Rechte Gewalt basiert auf der Abwertung und Ablehnung bestimmter gesellschaftlicher Gruppen. Sie richtet sich gegen Gruppen, die als anders und unerwünscht definiert werden: Geflüchtete, Migrant_innen, jüdische Menschen, muslimische Menschen, politische Gegner_innen, Menschen mit Behinderung, Lesben und Schwule, Transgender-Personen (Menschen, die sich nicht mit ihrem biologischen Geschlecht identifizieren), Schwarze, Punks, linke Jugendliche, Obdachlose und weitere Personen-Gruppen, die nicht in rechte Weltbilder passen. Menschen werden von den Täter_innen – manchmal nur aufgrund ihres Aussehens – einer oder mehrerer dieser Gruppen zugeordnet und angegriffen.

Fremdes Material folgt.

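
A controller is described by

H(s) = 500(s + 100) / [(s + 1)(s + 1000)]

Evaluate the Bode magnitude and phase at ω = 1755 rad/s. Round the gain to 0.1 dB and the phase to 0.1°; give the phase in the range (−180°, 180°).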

Nicht immer wird rechte Gewalt von offen rassistischen Einzeltäter_innen oder rechtsextremen Gruppen ausgeübt, sondern häufig auch von Personen, die sich selbst nicht dem rechtsextremen Spektrum zuordnen.

Rechte Gewalt hat viele Erscheinungsformen: Das können körperliche Angriffe, aber auch Demütigungen, Bedrohungen, Beleidigungen, Anfeindungen im Alltag oder verbale Attacken im Internet sowie Sachbeschädigungen sein. In den seltensten Fällen geht diesen Angriffen ein persönlicher Konflikt voraus. Anlass für die Gewalt ist vielmehr die von den Täter_innen konstruierte Gruppenzugehörigkeit. Die durch die Gewalt transportierte Botschaft richtet sich damit nicht nur gegen die direkt Betroffenen, sondern auch gegen die vermeintliche Gruppe insgesamt.

Vor allem für die seelischen Folgen rechter Gewalt ist es entscheidend, dass die Betroffenen mit den Gewalterfahrungen nicht alleine gelassen werden. Oft sind Betroffene durch Reaktionen aus dem direkten oder gesellschaftlichen Umfeld zusätzlich belastet, etwa weil die direkten und indirekten Folgen eines Angriffes ignoriert oder verharmlost werden. Manchmal wird den Betroffenen sogar eine Mitschuld gegeben. Die Verantwortung für rechte Gewalt tragen jedoch nur die Täter_innen!

Manchmal sind Betroffene unsicher, wie sie einen Vorfall bewerten sollen und an wen sie sich damit wenden können. Auch diese Situationen nehmen wir ernst und stehen mit Rat und Tat zur Seite – konsequent nach dem Grundsatz: Die Betroffenen entscheiden darüber, was für sie Gewalt ist.